Anthem Sees Different Telehealth Adoption Rates Among Populations
An Anthem analysis of telehealth use for mental health services during the pandemic finds that Hispanic and Latino members were the highest users, while black members were far less likely to seek virtual care.
Different populations adopt telehealth at different rates and for different reasons, so a strategy that seeks to address social determinants of health with a one-size-fits-all approach won’t work.
That’s the takeaway from a recent review of Medicaid claims data by Anthem, which surveyed telemental health use in 14 states during the height of the coronavirus pandemic. And while it found that telehealth visits for mental health services surged overall from less than 10 percent to almost 50 percent during that time span, some groups were better at using it than others.
"While telehealth wasn’t a panacea in eliminating health equity gaps, it helped boost connectivity for all and made Internet visits possible when COVID temporarily closed physical doors, allowing health care to continue to be delivered with some semblance of normalcy,” Shantanu Agrawal, MD, the Indiana-based payer’s chief health officer, said in a press release.
Among specific populations, Hispanic and Latino communities embraced telehealth for mental health services during COVID-19 at the highest rate, at 40 percent, while 34 percent of white members, 33 percent of Asian members and 28 percent of black members were accessing online care.
Those rankings weren’t all that different from the percentages of each group accessing virtual care and in-person visits for mental health services prior to the pandemic, but they do show a significant drop in any kind of visits overall – almost 8 percent - as a result of COVID-19.
For example, among blacks, whom researchers say have experienced much higher levels of behavioral health challenges during the pandemic, overall visits dropped from 56 percent pre-pandemic to 49 percent during the pandemic. And when compared to white members with similar socioeconomic, demographic and clinical backgrounds, black members reported 7.4 percent fewer visits.
Meanwhile, Hispanic and Latino members embraced telehealth faster than white members, by an 8.1 percent margin.

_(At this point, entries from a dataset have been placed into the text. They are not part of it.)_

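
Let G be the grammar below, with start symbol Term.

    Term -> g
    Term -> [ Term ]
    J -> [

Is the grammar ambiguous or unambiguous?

Only Term is reachable from Term; ignoring the rest: Each string is a nest of matched brackets around a single atom. An opening bracket forces the recursive rule; an atom forces the base rule.

Unambiguous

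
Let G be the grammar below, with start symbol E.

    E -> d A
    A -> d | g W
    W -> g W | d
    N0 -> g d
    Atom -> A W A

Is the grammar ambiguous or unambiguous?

Unambiguous

Only E, A, W are reachable from E; ignoring the rest: The reachable rules are right-linear with at most one rule per (nonterminal, next-terminal) pair. Each input token forces the next rule, so parsing is deterministic.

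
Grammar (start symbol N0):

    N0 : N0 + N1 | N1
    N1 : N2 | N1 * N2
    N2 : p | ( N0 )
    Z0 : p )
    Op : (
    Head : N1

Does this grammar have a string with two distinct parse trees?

Unambiguous

Only N0, N1, N2 are reachable from N0; ignoring the rest: The grammar is stratified — N0 handles '+' (left-recursive), N1 handles '*', N2 atoms. Each operator has a fixed associativity and precedence level, so every string has one parse.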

And while they were more likely to visit an Emergency Department for mental health services pre-pandemic, they saw the largest reduction in such visits during the pandemic.
"There are likely many reasons behind the differences in mental health care visits, including issues that prevent people from seeking care, such as medical injustices and a history of receiving culturally insensitive care,” Agrawal said in the press release.
“Health equity is a key driver for mental and physical well-being,” he added. “To achieve equity in our healthcare, we need to understand where and why barriers to health exist, and then couple these insights with the scale and scope of Anthem to drive changes to a new system of health, that puts equity at the center.”
A lot of that growth in connected health access came as a result of emergency actions by federal and state governments to expand the reach of and coverage for telehealth and mHealth services. With that in mind, telehealth advocates and lawmakers are putting pressure on both the Centers for Medicare & Medicaid Services and Congress to permanently extend those measures.
Beyond that, many organizations are developing strategies to identify SDOH and better understand how telehealth can be used to attack those barriers and reduce gaps in care. And, as the Anthem data points out, they’re finding that the barriers are different with each population.